Benefits of Eating the Good Carbohydrates
If you are diabetic, pre-diabetic or trying to lose weight, you don’t need to avoid all carbohydrates. You should eat plenty of the carbohydrates that release their sugars slowly and are not absorbed before they reach your colon. You want to restrict carbohydrates that release their sugars rapidly and are absorbed in the upper intestines. The easier it is to break carbohydrates down into single sugars, the higher your blood sugar level rises and the more insulin you produce.

Just 12 weeks on a diet that included whole grain cereals lowered blood sugar, insulin and triglycerides in pre-diabetics (Nutr Metab Cardiovasc Dis, 2014 Aug;24(8):837-44). When blood sugar rises too high, the pancreas releases large amounts of insulin. Since insulin converts extra sugar into triglycerides, high triglycerides are a measure of the harmful effects of high blood sugar levels. Feeding the pre-diabetics refined carbohydrates caused:
• blood sugar levels to rise to increase cell damage,
• blood insulin levels to rise, which increases risk for heart attacks, and
• triglycerides to rise, which makes people fat and worsens diabetes.

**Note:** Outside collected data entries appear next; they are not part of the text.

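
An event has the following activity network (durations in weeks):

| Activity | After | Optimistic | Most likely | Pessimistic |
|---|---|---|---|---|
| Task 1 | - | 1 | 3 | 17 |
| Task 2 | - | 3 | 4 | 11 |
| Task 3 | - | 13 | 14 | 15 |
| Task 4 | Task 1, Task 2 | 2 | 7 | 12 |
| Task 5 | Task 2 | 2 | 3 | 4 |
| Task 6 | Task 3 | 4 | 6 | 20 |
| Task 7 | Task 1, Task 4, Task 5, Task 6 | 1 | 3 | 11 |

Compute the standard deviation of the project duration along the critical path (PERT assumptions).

3.16 weeks

te_Task 1 = (1 + 4·3 + 17)/6 = 30/6 = 5; σ²_Task 1 = ((17−1)/6)² = 7.111
te_Task 2 = (3 + 4·4 + 11)/6 = 30/6 = 5; σ²_Task 2 = ((11−3)/6)² = 1.778
te_Task 3 = (13 + 4·14 + 15)/6 = 84/6 = 14; σ²_Task 3 = ((15−13)/6)² = 0.111
te_Task 4 = (2 + 4·7 + 12)/6 = 42/6 = 7; σ²_Task 4 = ((12−2)/6)² = 2.778
te_Task 5 = (2 + 4·3 + 4)/6 = 18/6 = 3; σ²_Task 5 = ((4−2)/6)² = 0.111
te_Task 6 = (4 + 4·6 + 20)/6 = 48/6 = 8; σ²_Task 6 = ((20−4)/6)² = 7.111
te_Task 7 = (1 + 4·3 + 11)/6 = 24/6 = 4; σ²_Task 7 = ((11−1)/6)² = 2.778

Forward pass:
ES_Task 1 = 0; EF_Task 1 = 5
ES_Task 2 = 0; EF_Task 2 = 5
ES_Task 3 = 0; EF_Task 3 = 14
ES_Task 4 = max(EF_Task 1=5, EF_Task 2=5) = 5; EF_Task 4 = 5+7 = 12
ES_Task 5 = 5; EF_Task 5 = 5+3 = 8
ES_Task 6 = 14; EF_Task 6 = 14+8 = 22
ES_Task 7 = max(EF_Task 1=5, EF_Task 4=12, EF_Task 5=8, EF_Task 6=22) = 22; EF_Task 7 = 22+4 = 26
Expected project duration μ = 26 weeks. Critical path: Task 3 → Task 6 → Task 7.

Variance along critical path = 0.111 + 7.111 + 2.778 = 10.000
σ = √10.000 = 3.162 weeks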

When the pre-diabetics ate whole grain cereals, their blood sugar, insulin and triglycerides all went down. For more on pre-diabetes, which is also called metabolic syndrome, see Metabolic Syndrome Predicts Heart Attacks and Diabetes

My Recommendations
The most healthful carbohydrates are those left where nature puts them: in vegetables, fruits, whole grains, beans, nuts and other seeds. The harmful carbohydrates are usually found in processed foods made with refined carbohydrates (flour, white rice, milled corn, potato starch and so forth), and all extracted sugars including fruit juices. If you are trying to lose weight or are diabetic or pre-diabetic, I recommend that you restrict all foods that cause a high rise in blood sugar:
• foods made from flour (such as bakery products, pastas, chips, crackers)
• all drinks with sugar in them (including fruit juices)
• all foods that contain added sugars
Even if you are not trying to lose weight, I recommend limiting these foods to keep from gaining the ten or more pounds that most people add with each passing decade.